W lipcu doszło do gwałtownego wzrostu przeciętnego oprocentowania środków na rachunkach bieżących osób prywatnych – wynika z danych NBP. Pieniądze złożone na ROR dawały w końcu ubiegłego miesiąca średnio 0,4% odsetek. Miesiąc wcześniej ta stawka była dwa razy mniejsza. Na podstawie danych banku centralnego można stwierdzić, że był to pierwszy zauważalny wzrost przeciętnego oprocentowania depozytów bieżących od ponad czterech lat. W dodatku miał miejsce w warunkach spadku oficjalnych stóp procentowych.

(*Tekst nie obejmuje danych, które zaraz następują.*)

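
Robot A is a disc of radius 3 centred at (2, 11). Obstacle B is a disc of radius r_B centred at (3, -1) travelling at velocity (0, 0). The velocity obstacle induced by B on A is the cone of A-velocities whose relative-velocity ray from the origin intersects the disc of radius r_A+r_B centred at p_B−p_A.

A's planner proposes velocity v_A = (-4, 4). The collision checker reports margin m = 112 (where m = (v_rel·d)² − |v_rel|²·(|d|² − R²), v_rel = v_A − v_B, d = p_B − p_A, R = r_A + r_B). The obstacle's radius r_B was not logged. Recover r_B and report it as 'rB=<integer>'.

m = 112
d = (1, -12);  v_rel = (-4, 4),  |v_rel|² = 32
v_rel×d = (-4)·(-12) − (4)·(1) = 44
since m = R²·32 − 44²:  R² = (1936 + 112) / 32 = 64
R = √64 = 8  ⇒  r_B = 8 − 3 = 5

rB=5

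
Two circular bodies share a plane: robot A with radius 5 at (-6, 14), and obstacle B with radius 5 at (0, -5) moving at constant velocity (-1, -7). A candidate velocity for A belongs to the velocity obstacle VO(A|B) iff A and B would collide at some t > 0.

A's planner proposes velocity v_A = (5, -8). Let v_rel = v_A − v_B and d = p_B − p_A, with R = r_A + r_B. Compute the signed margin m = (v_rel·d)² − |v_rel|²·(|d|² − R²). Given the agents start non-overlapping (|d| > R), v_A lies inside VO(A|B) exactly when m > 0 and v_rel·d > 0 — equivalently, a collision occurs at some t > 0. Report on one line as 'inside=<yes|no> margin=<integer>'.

d = (6, -19),  |d|² = 397;  R = 5+5 = 10,  c = 397−10² = 297
v_rel = (6, -1),  |v_rel|² = 37;  v_rel·d = (6)·(6) + (-1)·(-19) = 55
37·t² − 110·t + 297 = 0  ⇒  m = 55² − 37·297 = -7964
m = -7964 < 0,  v_rel·d = 55 > 0  ⇒  outside

inside=no margin=-7964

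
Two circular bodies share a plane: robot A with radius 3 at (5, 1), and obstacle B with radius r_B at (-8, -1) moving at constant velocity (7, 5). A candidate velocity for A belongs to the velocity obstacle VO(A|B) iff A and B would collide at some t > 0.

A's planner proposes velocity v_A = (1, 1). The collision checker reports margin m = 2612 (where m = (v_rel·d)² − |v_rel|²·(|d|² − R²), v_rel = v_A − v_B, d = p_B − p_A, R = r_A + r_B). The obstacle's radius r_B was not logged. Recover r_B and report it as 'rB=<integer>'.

m = 2612
d = (-13, -2);  v_rel = (-6, -4),  |v_rel|² = 52
v_rel×d = (-6)·(-2) − (-4)·(-13) = -40
since m = R²·52 − (-40)²:  R² = (1600 + 2612) / 52 = 81
R = √81 = 9  ⇒  r_B = 9 − 3 = 6

rB=6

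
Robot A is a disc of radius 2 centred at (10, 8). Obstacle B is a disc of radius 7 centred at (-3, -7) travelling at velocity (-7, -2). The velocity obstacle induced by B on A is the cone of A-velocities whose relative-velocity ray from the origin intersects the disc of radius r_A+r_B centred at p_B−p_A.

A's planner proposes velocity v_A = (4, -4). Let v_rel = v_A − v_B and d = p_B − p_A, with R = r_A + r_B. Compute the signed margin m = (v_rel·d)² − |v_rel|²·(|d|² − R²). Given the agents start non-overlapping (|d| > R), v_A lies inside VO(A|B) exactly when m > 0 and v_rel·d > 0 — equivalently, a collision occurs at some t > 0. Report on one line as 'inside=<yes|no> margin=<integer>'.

d = (-13, -15),  |d|² = 394;  R = 2+7 = 9,  c = 394−9² = 313
v_rel = (11, -2),  |v_rel|² = 125;  v_rel·d = (11)·(-13) + (-2)·(-15) = -113
125·t² + 226·t + 313 = 0  ⇒  m = (-113)² − 125·313 = -26356
m = -26356 < 0,  v_rel·d = -113 < 0  ⇒  outside

inside=no margin=-26356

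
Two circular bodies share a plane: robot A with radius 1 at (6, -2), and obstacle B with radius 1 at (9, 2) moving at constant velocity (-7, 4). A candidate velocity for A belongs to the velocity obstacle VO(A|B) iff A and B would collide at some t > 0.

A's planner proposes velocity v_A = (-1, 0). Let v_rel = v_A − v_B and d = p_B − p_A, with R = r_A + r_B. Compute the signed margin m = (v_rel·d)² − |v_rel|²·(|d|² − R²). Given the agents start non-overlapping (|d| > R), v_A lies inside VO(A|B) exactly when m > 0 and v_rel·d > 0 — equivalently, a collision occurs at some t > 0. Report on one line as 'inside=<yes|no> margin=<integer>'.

d = (3, 4),  |d|² = 25;  R = 1+1 = 2,  c = 25−2² = 21
v_rel = (6, -4),  |v_rel|² = 52;  v_rel·d = (6)·(3) + (-4)·(4) = 2
52·t² − 4·t + 21 = 0  ⇒  m = 2² − 52·21 = -1088
m = -1088 < 0,  v_rel·d = 2 > 0  ⇒  outside

inside=no margin=-1088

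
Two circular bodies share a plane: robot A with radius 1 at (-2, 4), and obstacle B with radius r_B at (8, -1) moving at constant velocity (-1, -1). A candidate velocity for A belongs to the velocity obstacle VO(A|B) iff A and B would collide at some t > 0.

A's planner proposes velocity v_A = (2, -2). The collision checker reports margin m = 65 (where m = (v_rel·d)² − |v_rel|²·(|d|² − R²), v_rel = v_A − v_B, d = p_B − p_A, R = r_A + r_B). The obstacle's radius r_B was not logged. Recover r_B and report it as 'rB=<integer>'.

m = 65
d = (10, -5);  v_rel = (3, -1),  |v_rel|² = 10
v_rel×d = (3)·(-5) − (-1)·(10) = -5
since m = R²·10 − (-5)²:  R² = (25 + 65) / 10 = 9
R = √9 = 3  ⇒  r_B = 3 − 1 = 2

rB=2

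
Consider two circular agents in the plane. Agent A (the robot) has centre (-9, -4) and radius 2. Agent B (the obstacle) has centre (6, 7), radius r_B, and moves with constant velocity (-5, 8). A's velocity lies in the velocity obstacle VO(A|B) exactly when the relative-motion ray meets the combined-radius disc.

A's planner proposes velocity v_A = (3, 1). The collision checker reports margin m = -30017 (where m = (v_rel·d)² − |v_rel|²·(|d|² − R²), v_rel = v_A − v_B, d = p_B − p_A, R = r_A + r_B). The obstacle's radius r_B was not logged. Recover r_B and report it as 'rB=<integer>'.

m = -30017
d = (15, 11);  v_rel = (8, -7),  |v_rel|² = 113
v_rel×d = (8)·(11) − (-7)·(15) = 193
since m = R²·113 − 193²:  R² = (37249 + -30017) / 113 = 64
R = √64 = 8  ⇒  r_B = 8 − 2 = 6

rB=6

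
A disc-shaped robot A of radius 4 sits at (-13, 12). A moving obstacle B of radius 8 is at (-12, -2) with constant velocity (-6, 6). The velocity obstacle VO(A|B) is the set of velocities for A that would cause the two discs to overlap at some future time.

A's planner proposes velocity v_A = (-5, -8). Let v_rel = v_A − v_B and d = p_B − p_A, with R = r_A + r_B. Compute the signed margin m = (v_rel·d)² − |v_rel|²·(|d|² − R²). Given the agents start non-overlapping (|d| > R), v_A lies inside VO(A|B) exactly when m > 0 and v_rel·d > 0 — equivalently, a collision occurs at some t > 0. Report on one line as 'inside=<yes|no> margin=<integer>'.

d = (1, -14),  |d|² = 197;  R = 4+8 = 12,  c = 197−12² = 53
v_rel = (1, -14),  |v_rel|² = 197;  v_rel·d = (1)·(1) + (-14)·(-14) = 197
197·t² − 394·t + 53 = 0  ⇒  m = 197² − 197·53 = 28368
m = 28368 > 0,  v_rel·d = 197 > 0  ⇒  inside

inside=yes margin=28368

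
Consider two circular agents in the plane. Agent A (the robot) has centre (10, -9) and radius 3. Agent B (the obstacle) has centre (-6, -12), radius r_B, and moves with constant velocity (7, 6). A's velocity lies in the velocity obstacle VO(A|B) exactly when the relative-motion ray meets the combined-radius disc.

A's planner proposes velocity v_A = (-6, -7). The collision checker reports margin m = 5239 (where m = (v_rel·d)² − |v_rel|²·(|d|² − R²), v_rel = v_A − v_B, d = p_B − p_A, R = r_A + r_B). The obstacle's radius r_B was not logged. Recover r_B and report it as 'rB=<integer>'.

m = 5239
d = (-16, -3);  v_rel = (-13, -13),  |v_rel|² = 338
v_rel×d = (-13)·(-3) − (-13)·(-16) = -169
since m = R²·338 − (-169)²:  R² = (28561 + 5239) / 338 = 100
R = √100 = 10  ⇒  r_B = 10 − 3 = 7

rB=7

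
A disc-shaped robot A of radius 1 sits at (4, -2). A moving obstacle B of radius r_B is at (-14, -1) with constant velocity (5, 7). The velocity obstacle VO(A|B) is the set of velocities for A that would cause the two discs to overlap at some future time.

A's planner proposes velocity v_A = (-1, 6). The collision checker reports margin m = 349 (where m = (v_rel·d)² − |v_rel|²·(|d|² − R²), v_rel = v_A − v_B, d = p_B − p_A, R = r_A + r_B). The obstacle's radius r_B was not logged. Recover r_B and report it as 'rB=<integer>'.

m = 349
d = (-18, 1);  v_rel = (-6, -1),  |v_rel|² = 37
v_rel×d = (-6)·(1) − (-1)·(-18) = -24
since m = R²·37 − (-24)²:  R² = (576 + 349) / 37 = 25
R = √25 = 5  ⇒  r_B = 5 − 1 = 4

rB=4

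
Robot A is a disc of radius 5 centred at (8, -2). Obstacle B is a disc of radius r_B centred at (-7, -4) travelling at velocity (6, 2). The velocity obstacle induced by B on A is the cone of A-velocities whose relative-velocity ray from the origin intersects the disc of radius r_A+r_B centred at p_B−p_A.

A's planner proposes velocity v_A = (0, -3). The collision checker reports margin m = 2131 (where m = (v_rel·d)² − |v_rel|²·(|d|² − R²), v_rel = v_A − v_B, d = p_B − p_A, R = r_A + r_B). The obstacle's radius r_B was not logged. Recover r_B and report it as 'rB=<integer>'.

m = 2131
d = (-15, -2);  v_rel = (-6, -5),  |v_rel|² = 61
v_rel×d = (-6)·(-2) − (-5)·(-15) = -63
since m = R²·61 − (-63)²:  R² = (3969 + 2131) / 61 = 100
R = √100 = 10  ⇒  r_B = 10 − 5 = 5

rB=5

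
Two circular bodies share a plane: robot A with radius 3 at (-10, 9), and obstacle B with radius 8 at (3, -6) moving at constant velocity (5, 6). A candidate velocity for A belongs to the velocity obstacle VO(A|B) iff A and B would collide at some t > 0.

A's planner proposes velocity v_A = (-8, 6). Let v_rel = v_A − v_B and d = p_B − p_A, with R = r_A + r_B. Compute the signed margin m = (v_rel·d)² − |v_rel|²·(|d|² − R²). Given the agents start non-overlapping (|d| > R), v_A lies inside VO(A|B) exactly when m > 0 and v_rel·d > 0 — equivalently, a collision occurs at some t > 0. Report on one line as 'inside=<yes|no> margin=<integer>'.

d = (13, -15),  |d|² = 394;  R = 3+8 = 11,  c = 394−11² = 273
v_rel = (-13, 0),  |v_rel|² = 169;  v_rel·d = (-13)·(13) + (0)·(-15) = -169
169·t² + 338·t + 273 = 0  ⇒  m = (-169)² − 169·273 = -17576
m = -17576 < 0,  v_rel·d = -169 < 0  ⇒  outside

inside=no margin=-17576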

NBP ograniczył się do wyjaśnienia, że „jeden z wiodących banków zmienił swój produkt”. Na poziom średniego oprocentowania rachunków bieżących w bankach mogą mieć wpływ te instytucje, które oferują tzw. rachunki oszczędnościowe – depozyty bez określonego terminu, ale z oprocentowaniem porównywalnym, a czasami wyższym od lokat terminowych w bankach.
Według „Parkietu” Wzrost przeciętnego oprocentowania ROR-u może świadczyć o zaostrzaniu się konkurencji o środki klientów detalicznych. Na ROR-ach „leży” duża część środków powierzonych przez klientów bankom. Odsetek rachunków bieżących w bankowych oszczędnościach osób prywatnych przekracza obecnie jedną czwartą. Jeszcze trzy lata temu nie przekraczał 20%.